Gouvernance et conformité : les entreprises soumises à NIS2 affichent une maturité cyber supérieure à la moyenne

Une étude du Cesin (Club des experts de la sécurité de l’information et du numérique), réalisée avec Cybervadis, révèle que les entreprises assujetties à la directive NIS 2 présentent une maturité cyber significativement plus élevée que la moyenne du marché. Si cette réglementation européenne agit comme un levier de progrès pour l’ensemble des organisations, beaucoup peinent encore à passer de la politique à la pratique.

NIS 2, un moteur de maturité cyber

Basée sur l’analyse de 1 049 entreprises, l’étude établit un score moyen de 817 points (sur 1000) pour les organisations classées « essentielles » au sens de la directive NIS 2. Un score jugé proche des objectifs fixés par l’ANSSI, preuve d’un haut niveau de préparation.

Les entités dites « importantes » obtiennent une moyenne de 719 points, tandis que les entreprises hors champ réglementaire plafonnent à 652 points, révélant un écart notable entre structures régulées et non régulées.

Les entreprises soumises à NIS 2 se distinguent particulièrement dans plusieurs domaines clés :

  • gouvernance de la sécurité (définition des rôles et responsabilités),
  • gestion RH et audit,
  • supervision et sécurisation des configurations,
  • approche par les risques.

Selon le Cesin, ces écarts traduisent la maturité acquise grâce à l’expérience réglementaire et à la structuration imposée par les obligations de conformité.

Un effet d’entraînement sur l’ensemble du marché

Même au-delà du périmètre NIS 2, la réglementation semble exercer un effet d’entraînement positif. Une large majorité d’entreprises, y compris non concernées, ont initié des démarches formelles de gouvernance de la sécurité, souvent sous la pression croissante des audits de clients ou de leurs propres partenaires.

Les entreprises « essentielles » sont désormais proches du niveau « satisfaisant » défini par l’ANSSI (850 points). L’étude met toutefois en évidence des disparités selon la taille :

  • les grandes entreprises affichent en moyenne 865 points,
  • les ETI et PME progressent rapidement (+15 à +19 %),
  • les TPE restent en retrait avec 647 points, mais montrent les plus fortes améliorations (+25 %).

Gestion des tiers : le maillon faible de la conformité

L’étude pointe une vulnérabilité persistante : la sécurisation de l’écosystème de partenaires et fournisseurs.

C’est le domaine où la maturité reste la plus faible, toutes catégories confondues.

« Les clauses contractuelles ne suffisent pas. Il faut dépasser l’engagement juridique pour instaurer une évaluation active et continue des risques liés aux tiers », soulignent le Cesin et Cybervadis.
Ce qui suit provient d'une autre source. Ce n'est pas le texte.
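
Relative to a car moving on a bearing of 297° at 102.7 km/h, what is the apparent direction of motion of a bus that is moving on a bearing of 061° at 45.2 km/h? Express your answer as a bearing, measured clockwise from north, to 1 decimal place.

Taking east as x and north as y: bus velocity = (39.533, 21.913) km/h; car velocity = (-91.506, 46.625) km/h.
Velocity of bus relative to car = (39.533, 21.913) − (-91.506, 46.625) = (131.039, -24.711) km/h.
Bearing = atan2(131.04, -24.71) = 100.68° clockwise from north.

100.7°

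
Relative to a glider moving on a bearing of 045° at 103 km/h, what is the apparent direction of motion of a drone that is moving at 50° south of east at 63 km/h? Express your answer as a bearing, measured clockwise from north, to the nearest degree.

Taking east as x and north as y: drone velocity = (40.496, -48.261) km/h; glider velocity = (72.832, 72.832) km/h.
Velocity of drone relative to glider = (40.496, -48.261) − (72.832, 72.832) = (-32.336, -121.093) km/h.
Bearing = atan2(-32.34, -121.09) = 194.95° clockwise from north.

195°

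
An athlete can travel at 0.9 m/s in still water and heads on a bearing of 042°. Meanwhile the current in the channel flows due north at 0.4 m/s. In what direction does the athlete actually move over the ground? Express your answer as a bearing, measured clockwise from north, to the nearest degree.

029°

Taking east as x and north as y: velocity relative to the water = (0.602, 0.669) m/s; the water relative to ground = (0.000, 0.400) m/s.
Velocity relative to ground = (0.602, 0.669) + (0.000, 0.400) = (0.602, 1.069) m/s.
Bearing = atan2(0.60, 1.07) = 29.40° clockwise from north.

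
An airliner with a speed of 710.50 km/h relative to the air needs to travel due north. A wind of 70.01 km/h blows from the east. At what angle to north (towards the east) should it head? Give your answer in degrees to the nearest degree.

The wind pushes perpendicular to the desired track; the heading must have a component into the wind equal to 70.01 km/h: 710.50 sin θ = 70.01.
sin θ = 0.0985, so θ = 5.655°.

6°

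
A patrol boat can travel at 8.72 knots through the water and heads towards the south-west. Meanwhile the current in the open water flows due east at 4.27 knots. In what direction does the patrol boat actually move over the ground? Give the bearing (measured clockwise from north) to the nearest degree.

197°

Taking east as x and north as y: velocity relative to the water = (-6.166, -6.166) knots; the water relative to ground = (4.270, 0.000) knots.
Velocity relative to ground = (-6.166, -6.166) + (4.270, 0.000) = (-1.896, -6.166) knots.
Bearing = atan2(-1.90, -6.17) = 197.09° clockwise from north.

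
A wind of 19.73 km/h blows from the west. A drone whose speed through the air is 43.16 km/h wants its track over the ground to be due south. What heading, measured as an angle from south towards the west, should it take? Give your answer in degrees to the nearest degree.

27°

The wind pushes perpendicular to the desired track; the heading must have a component into the wind equal to 19.73 km/h: 43.16 sin θ = 19.73.
sin θ = 0.4571, so θ = 27.202°.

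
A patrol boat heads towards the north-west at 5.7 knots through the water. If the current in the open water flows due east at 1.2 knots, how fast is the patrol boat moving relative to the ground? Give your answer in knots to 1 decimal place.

Taking east as x and north as y: velocity relative to the water = (-4.031, 4.031) knots; the water relative to ground = (1.200, 0.000) knots.
Velocity relative to ground = (-4.031, 4.031) + (1.200, 0.000) = (-2.831, 4.031) knots.
Speed = |(-2.831, 4.031)| = 4.925 knots.

4.9 knots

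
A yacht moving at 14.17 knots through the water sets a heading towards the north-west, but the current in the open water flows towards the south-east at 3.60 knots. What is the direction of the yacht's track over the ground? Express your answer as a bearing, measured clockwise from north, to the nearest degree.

Taking east as x and north as y: velocity relative to the water = (-10.020, 10.020) knots; the water relative to ground = (2.546, -2.546) knots.
Velocity relative to ground = (-10.020, 10.020) + (2.546, -2.546) = (-7.474, 7.474) knots.
Bearing = atan2(-7.47, 7.47) = 315.00° clockwise from north.

315°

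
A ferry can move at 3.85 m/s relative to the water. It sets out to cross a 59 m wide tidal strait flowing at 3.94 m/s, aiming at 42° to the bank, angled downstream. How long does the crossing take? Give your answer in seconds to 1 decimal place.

22.9 s

The component of the ferry's velocity perpendicular to the bank is 3.85 × sin 42° = 2.576 m/s.
The flow acts along the bank and has no component across it.
Time = 59 / 2.576 = 22.902 s.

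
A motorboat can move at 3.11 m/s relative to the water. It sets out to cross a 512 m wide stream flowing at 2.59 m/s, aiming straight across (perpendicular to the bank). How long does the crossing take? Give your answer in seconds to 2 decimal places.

164.63 s

The component of the motorboat's velocity perpendicular to the bank is 3.11 m/s.
The current is parallel to the bank, so it does not affect the crossing time.
Time = 512 / 3.110 = 164.630 s.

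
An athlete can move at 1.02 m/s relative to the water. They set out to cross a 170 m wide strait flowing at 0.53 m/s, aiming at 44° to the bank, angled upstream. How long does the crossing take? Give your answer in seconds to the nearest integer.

240 s

The component of the athlete's velocity perpendicular to the bank is 1.02 × sin 44° = 0.709 m/s.
Only the cross-stream component determines the crossing time; the current contributes nothing perpendicular to the bank.
Time = 170 / 0.709 = 239.926 s.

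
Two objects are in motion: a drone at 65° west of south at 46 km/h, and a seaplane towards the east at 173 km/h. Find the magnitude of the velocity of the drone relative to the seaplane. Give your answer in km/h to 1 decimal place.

215.6 km/h

Taking east as x and north as y: drone velocity = (-41.690, -19.440) km/h; seaplane velocity = (173.000, 0.000) km/h.
Velocity of drone relative to seaplane = (-41.690, -19.440) − (173.000, 0.000) = (-214.690, -19.440) km/h.
Magnitude = |(-214.690, -19.440)| = 215.569 km/h.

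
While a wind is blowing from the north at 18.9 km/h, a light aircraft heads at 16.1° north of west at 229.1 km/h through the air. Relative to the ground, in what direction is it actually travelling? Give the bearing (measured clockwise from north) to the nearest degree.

281°

Taking east as x and north as y: velocity relative to the air = (-220.115, 63.533) km/h; the air relative to ground = (0.000, -18.900) km/h.
Velocity relative to ground = (-220.115, 63.533) + (0.000, -18.900) = (-220.115, 44.633) km/h.
Bearing = atan2(-220.11, 44.63) = 281.46° clockwise from north.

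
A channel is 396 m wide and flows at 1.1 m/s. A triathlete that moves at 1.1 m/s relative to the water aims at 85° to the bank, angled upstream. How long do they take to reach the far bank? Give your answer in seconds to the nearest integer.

The component of the triathlete's velocity perpendicular to the bank is 1.1 × sin 85° = 1.096 m/s.
Only the cross-stream component determines the crossing time; the current contributes nothing perpendicular to the bank.
Time = 396 / 1.096 = 361.375 s.

361 s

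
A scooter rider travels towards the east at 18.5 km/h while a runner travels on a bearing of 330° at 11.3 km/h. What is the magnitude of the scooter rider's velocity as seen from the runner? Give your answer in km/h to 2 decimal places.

Taking east as x and north as y: scooter rider velocity = (18.500, 0.000) km/h; runner velocity = (-5.650, 9.786) km/h.
Velocity of scooter rider relative to runner = (18.500, 0.000) − (-5.650, 9.786) = (24.150, -9.786) km/h.
Magnitude = |(24.150, -9.786)| = 26.057 km/h.

26.06 km/h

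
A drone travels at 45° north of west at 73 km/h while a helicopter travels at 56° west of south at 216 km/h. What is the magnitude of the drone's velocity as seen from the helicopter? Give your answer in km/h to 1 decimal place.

214.4 km/h

Taking east as x and north as y: drone velocity = (-51.619, 51.619) km/h; helicopter velocity = (-179.072, -120.786) km/h.
Velocity of drone relative to helicopter = (-51.619, 51.619) − (-179.072, -120.786) = (127.453, 172.404) km/h.
Magnitude = |(127.453, 172.404)| = 214.401 km/h.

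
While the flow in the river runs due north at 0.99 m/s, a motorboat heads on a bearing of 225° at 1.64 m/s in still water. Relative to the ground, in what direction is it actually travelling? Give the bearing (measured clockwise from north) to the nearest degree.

Taking east as x and north as y: velocity relative to the water = (-1.160, -1.160) m/s; the water relative to ground = (0.000, 0.990) m/s.
Velocity relative to ground = (-1.160, -1.160) + (0.000, 0.990) = (-1.160, -0.170) m/s.
Bearing = atan2(-1.16, -0.17) = 261.68° clockwise from north.

262°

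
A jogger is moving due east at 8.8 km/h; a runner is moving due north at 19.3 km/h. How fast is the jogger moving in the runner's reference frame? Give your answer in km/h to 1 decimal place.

Taking east as x and north as y: jogger velocity = (8.800, 0.000) km/h; runner velocity = (0.000, 19.300) km/h.
Velocity of jogger relative to runner = (8.800, 0.000) − (0.000, 19.300) = (8.800, -19.300) km/h.
Magnitude = |(8.800, -19.300)| = 21.212 km/h.

21.2 km/h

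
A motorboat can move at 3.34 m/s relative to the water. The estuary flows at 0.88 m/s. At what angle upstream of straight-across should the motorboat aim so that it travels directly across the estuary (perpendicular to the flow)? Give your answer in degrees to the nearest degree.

15°

To cancel the current, the upstream component of the motorboat's velocity must equal the flow: 3.34 sin θ = 0.88.
sin θ = 0.88 / 3.34 = 0.2635.
θ = arcsin(0.2635) = 15.276°.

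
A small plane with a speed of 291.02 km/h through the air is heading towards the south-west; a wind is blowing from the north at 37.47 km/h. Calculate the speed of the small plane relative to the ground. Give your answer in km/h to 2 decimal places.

318.62 km/h

Taking east as x and north as y: velocity relative to the air = (-205.782, -205.782) km/h; the air relative to ground = (0.000, -37.470) km/h.
Velocity relative to ground = (-205.782, -205.782) + (0.000, -37.470) = (-205.782, -243.252) km/h.
Speed = |(-205.782, -243.252)| = 318.619 km/h.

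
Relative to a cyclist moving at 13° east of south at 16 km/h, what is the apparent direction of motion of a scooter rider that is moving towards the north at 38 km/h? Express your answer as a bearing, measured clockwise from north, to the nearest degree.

356°

Taking east as x and north as y: scooter rider velocity = (0.000, 38.000) km/h; cyclist velocity = (3.599, -15.590) km/h.
Velocity of scooter rider relative to cyclist = (0.000, 38.000) − (3.599, -15.590) = (-3.599, 53.590) km/h.
Bearing = atan2(-3.60, 53.59) = 356.16° clockwise from north.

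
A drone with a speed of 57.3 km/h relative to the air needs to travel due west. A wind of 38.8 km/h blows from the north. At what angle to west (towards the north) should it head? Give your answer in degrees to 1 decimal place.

The wind pushes perpendicular to the desired track; the heading must have a component into the wind equal to 38.8 km/h: 57.3 sin θ = 38.8.
sin θ = 0.6771, so θ = 42.620°.

42.6°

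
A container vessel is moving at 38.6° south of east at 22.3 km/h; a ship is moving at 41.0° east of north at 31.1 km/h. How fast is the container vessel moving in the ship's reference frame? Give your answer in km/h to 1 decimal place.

37.5 km/h

Taking east as x and north as y: container vessel velocity = (17.428, -13.913) km/h; ship velocity = (20.403, 23.471) km/h.
Velocity of container vessel relative to ship = (17.428, -13.913) − (20.403, 23.471) = (-2.976, -37.384) km/h.
Magnitude = |(-2.976, -37.384)| = 37.502 km/h.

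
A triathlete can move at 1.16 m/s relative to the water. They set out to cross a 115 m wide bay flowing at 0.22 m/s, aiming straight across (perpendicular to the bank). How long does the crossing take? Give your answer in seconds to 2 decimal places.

99.14 s

The component of the triathlete's velocity perpendicular to the bank is 1.16 m/s.
The current is parallel to the bank, so it does not affect the crossing time.
Time = 115 / 1.160 = 99.138 s.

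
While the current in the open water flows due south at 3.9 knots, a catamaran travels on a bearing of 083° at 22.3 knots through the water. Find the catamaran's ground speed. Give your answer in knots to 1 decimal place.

Taking east as x and north as y: velocity relative to the water = (22.134, 2.718) knots; the water relative to ground = (0.000, -3.900) knots.
Velocity relative to ground = (22.134, 2.718) + (0.000, -3.900) = (22.134, -1.182) knots.
Speed = |(22.134, -1.182)| = 22.165 knots.

22.2 knots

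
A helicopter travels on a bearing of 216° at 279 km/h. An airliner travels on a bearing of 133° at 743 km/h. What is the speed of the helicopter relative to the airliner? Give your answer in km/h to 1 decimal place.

Taking east as x and north as y: helicopter velocity = (-163.992, -225.716) km/h; airliner velocity = (543.396, -506.725) km/h.
Velocity of helicopter relative to airliner = (-163.992, -225.716) − (543.396, -506.725) = (-707.388, 281.009) km/h.
Magnitude = |(-707.388, 281.009)| = 761.159 km/h.

761.2 km/h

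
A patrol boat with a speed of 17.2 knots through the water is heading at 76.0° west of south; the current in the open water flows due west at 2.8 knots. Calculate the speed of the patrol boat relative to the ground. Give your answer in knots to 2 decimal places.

19.93 knots

Taking east as x and north as y: velocity relative to the water = (-16.689, -4.161) knots; the water relative to ground = (-2.800, 0.000) knots.
Velocity relative to ground = (-16.689, -4.161) + (-2.800, 0.000) = (-19.489, -4.161) knots.
Speed = |(-19.489, -4.161)| = 19.928 knots.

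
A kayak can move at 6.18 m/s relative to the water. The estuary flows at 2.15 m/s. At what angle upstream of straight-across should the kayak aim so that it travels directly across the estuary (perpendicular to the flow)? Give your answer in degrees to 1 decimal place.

To cancel the current, the upstream component of the kayak's velocity must equal the flow: 6.18 sin θ = 2.15.
sin θ = 2.15 / 6.18 = 0.3479.
θ = arcsin(0.3479) = 20.359°.

20.4°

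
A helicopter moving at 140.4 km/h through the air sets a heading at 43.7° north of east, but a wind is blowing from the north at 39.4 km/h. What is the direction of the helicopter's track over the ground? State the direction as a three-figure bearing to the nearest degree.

Taking east as x and north as y: velocity relative to the air = (101.505, 97.000) km/h; the air relative to ground = (0.000, -39.400) km/h.
Velocity relative to ground = (101.505, 97.000) + (0.000, -39.400) = (101.505, 57.600) km/h.
Bearing = atan2(101.50, 57.60) = 60.43° clockwise from north.

060°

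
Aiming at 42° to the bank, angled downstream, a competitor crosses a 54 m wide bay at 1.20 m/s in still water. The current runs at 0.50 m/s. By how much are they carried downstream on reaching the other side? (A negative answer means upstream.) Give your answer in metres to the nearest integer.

Perpendicular speed = 0.803 m/s; crossing time = 54 / 0.803 = 67.251 s.
Net downstream speed = 1.392 m/s.
Drift = 1.392 × 67.251 = 93.599 m (downstream).

94 m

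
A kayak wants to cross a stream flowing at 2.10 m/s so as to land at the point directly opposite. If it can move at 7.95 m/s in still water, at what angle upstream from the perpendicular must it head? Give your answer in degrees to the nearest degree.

15°

To cancel the current, the upstream component of the kayak's velocity must equal the flow: 7.95 sin θ = 2.10.
sin θ = 2.10 / 7.95 = 0.2642.
θ = arcsin(0.2642) = 15.317°.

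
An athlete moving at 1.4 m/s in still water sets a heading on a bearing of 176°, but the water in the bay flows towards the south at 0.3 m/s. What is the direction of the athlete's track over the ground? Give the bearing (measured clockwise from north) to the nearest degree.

177°

Taking east as x and north as y: velocity relative to the water = (0.098, -1.397) m/s; the water relative to ground = (0.000, -0.300) m/s.
Velocity relative to ground = (0.098, -1.397) + (0.000, -0.300) = (0.098, -1.697) m/s.
Bearing = atan2(0.10, -1.70) = 176.71° clockwise from north.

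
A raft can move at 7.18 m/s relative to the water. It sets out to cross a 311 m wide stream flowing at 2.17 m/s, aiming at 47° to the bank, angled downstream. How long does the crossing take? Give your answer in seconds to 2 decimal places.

59.23 s

The component of the raft's velocity perpendicular to the bank is 7.18 × sin 47° = 5.251 m/s.
The current is parallel to the bank, so it does not affect the crossing time.
Time = 311 / 5.251 = 59.225 s.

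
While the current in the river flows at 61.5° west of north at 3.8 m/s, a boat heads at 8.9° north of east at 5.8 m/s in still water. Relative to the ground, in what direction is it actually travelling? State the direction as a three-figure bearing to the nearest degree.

Taking east as x and north as y: velocity relative to the water = (5.730, 0.897) m/s; the water relative to ground = (-3.340, 1.813) m/s.
Velocity relative to ground = (5.730, 0.897) + (-3.340, 1.813) = (2.391, 2.711) m/s.
Bearing = atan2(2.39, 2.71) = 41.41° clockwise from north.

041°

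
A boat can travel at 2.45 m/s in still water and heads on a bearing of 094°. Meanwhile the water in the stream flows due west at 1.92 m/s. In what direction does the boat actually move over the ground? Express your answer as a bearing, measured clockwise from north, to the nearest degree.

Taking east as x and north as y: velocity relative to the water = (2.444, -0.171) m/s; the water relative to ground = (-1.920, 0.000) m/s.
Velocity relative to ground = (2.444, -0.171) + (-1.920, 0.000) = (0.524, -0.171) m/s.
Bearing = atan2(0.52, -0.17) = 108.06° clockwise from north.

108°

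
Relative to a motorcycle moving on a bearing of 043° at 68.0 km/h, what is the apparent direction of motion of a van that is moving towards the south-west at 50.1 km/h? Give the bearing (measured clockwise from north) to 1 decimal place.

Taking east as x and north as y: van velocity = (-35.426, -35.426) km/h; motorcycle velocity = (46.376, 49.732) km/h.
Velocity of van relative to motorcycle = (-35.426, -35.426) − (46.376, 49.732) = (-81.802, -85.158) km/h.
Bearing = atan2(-81.80, -85.16) = 223.85° clockwise from north.

223.8°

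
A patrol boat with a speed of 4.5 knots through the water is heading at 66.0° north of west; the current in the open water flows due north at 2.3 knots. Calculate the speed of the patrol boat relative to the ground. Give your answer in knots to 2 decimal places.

6.67 knots

Taking east as x and north as y: velocity relative to the water = (-1.830, 4.111) knots; the water relative to ground = (0.000, 2.300) knots.
Velocity relative to ground = (-1.830, 4.111) + (0.000, 2.300) = (-1.830, 6.411) knots.
Speed = |(-1.830, 6.411)| = 6.667 knots.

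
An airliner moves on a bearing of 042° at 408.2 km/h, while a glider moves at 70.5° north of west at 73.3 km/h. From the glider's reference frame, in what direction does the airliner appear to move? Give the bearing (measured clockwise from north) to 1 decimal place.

051.8°

Taking east as x and north as y: airliner velocity = (273.139, 303.352) km/h; glider velocity = (-24.468, 69.096) km/h.
Velocity of airliner relative to glider = (273.139, 303.352) − (-24.468, 69.096) = (297.607, 234.256) km/h.
Bearing = atan2(297.61, 234.26) = 51.79° clockwise from north.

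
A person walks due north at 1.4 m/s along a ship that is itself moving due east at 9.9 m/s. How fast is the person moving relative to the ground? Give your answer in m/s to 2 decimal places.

Taking east as x and north as y: ship velocity = (9.900, 0.000) m/s; person velocity relative to ship = (0.000, 1.400) m/s.
Velocity relative to ground = (9.900, 0.000) + (0.000, 1.400) = (9.900, 1.400) m/s.
Speed = |(9.900, 1.400)| = 9.998 m/s.

10.00 m/s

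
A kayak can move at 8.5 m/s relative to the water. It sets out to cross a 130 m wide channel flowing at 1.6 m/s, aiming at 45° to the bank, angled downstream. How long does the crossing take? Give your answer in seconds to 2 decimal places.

21.63 s

The component of the kayak's velocity perpendicular to the bank is 8.5 × sin 45° = 6.010 m/s.
The flow acts along the bank and has no component across it.
Time = 130 / 6.010 = 21.629 s.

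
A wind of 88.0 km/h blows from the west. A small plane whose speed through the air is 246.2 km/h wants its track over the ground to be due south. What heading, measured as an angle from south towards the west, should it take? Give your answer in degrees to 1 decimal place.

20.9°

The wind pushes perpendicular to the desired track; the heading must have a component into the wind equal to 88.0 km/h: 246.2 sin θ = 88.0.
sin θ = 0.3574, so θ = 20.943°.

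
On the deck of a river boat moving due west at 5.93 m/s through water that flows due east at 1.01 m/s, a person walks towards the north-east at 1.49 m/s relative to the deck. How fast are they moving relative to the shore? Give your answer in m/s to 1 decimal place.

4.0 m/s

In east/north components (m/s): person relative to river boat = (1.054, 1.054); river boat relative to water = (-5.930, 0.000); water relative to ground = (1.010, 0.000).
Sum = (-3.866, 1.054) m/s.
Speed = |(-3.866, 1.054)| = 4.007 m/s.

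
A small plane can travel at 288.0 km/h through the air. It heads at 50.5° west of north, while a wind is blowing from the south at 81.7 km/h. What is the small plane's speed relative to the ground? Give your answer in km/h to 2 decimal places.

345.76 km/h

Taking east as x and north as y: velocity relative to the air = (-222.228, 183.191) km/h; the air relative to ground = (0.000, 81.700) km/h.
Velocity relative to ground = (-222.228, 183.191) + (0.000, 81.700) = (-222.228, 264.891) km/h.
Speed = |(-222.228, 264.891)| = 345.763 km/h.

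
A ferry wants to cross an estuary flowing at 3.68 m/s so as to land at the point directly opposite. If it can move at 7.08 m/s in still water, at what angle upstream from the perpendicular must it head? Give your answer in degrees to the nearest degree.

To cancel the current, the upstream component of the ferry's velocity must equal the flow: 7.08 sin θ = 3.68.
sin θ = 3.68 / 7.08 = 0.5198.
θ = arcsin(0.5198) = 31.317°.

31°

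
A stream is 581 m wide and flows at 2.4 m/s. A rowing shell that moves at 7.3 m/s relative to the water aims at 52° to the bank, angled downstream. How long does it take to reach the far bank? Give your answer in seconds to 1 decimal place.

The component of the rowing shell's velocity perpendicular to the bank is 7.3 × sin 52° = 5.752 m/s.
The flow acts along the bank and has no component across it.
Time = 581 / 5.752 = 101.000 s.

101.0 s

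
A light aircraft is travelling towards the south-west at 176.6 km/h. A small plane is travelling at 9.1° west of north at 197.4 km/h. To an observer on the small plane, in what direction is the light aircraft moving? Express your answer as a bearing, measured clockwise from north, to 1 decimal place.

Taking east as x and north as y: light aircraft velocity = (-124.875, -124.875) km/h; small plane velocity = (-31.220, 194.915) km/h.
Velocity of light aircraft relative to small plane = (-124.875, -124.875) − (-31.220, 194.915) = (-93.655, -319.791) km/h.
Bearing = atan2(-93.65, -319.79) = 196.32° clockwise from north.

196.3°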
Si 67 % des entreprises essentielles ont mis en place une politique d’évaluation des risques liés aux tiers, seules 40 % des importantes et 24 % des non soumises procèdent à des vérifications effectives des engagements de leurs partenaires.

Frank Van Caenegem, administrateur du Cesin et RSSI EMEA de Schneider Electric, rappelle la limite des démarches purement administratives :

« Inonder les fournisseurs de questionnaires ne garantit pas la sécurité. Il faut privilégier une approche collaborative et agile de la résilience. »

Le décalage entre intentions et réalité opérationnelle

L’étude révèle un écart constant entre la formalisation des politiques de sécurité et leur application effective.

Exemples marquants :

  • Près de 90 % des organisations disposent d’une politique de sauvegarde, mais seulement 40 % (hors NIS 2) réalisent des tests de restauration ou de vérification d’intégrité.
  • La gestion des accès distants illustre la même tendance : si la majorité a documenté ses mesures, seule la moitié des entreprises essentielles a déployé une authentification forte, contre moins d’un tiers des structures hors directive.
  • En matière d’audits de sécurité, 56 % des organisations non soumises disposent d’une méthodologie, mais seules 30 % réalisent régulièrement des tests d’intrusion.

Autrement dit, formaliser ne suffit pas : la conformité réelle repose sur la mise en œuvre concrète, la vérification continue et la culture opérationnelle de la sécurité.

Vers une gouvernance plus structurée et résiliente

Cette étude confirme que la conformité réglementaire agit comme un catalyseur de maturité. Les entreprises sous NIS 2 ont globalement adopté une cyber-gouvernance plus structurée, intégrant la sécurité à la stratégie et aux processus métiers.

Mais elle rappelle aussi que la résilience numérique ne se décrète pas.

Elle s’incarne dans des pratiques quotidiennes : test, supervision, amélioration continue et gestion proactive des risques tiers.

À l’approche de la transposition complète de NIS 2 en droit français, les résultats du Cesin offrent une photographie encourageante — mais également un avertissement : le chemin entre intention stratégique et mise en œuvre opérationnelle reste encore à parcourir pour nombre d’organisations.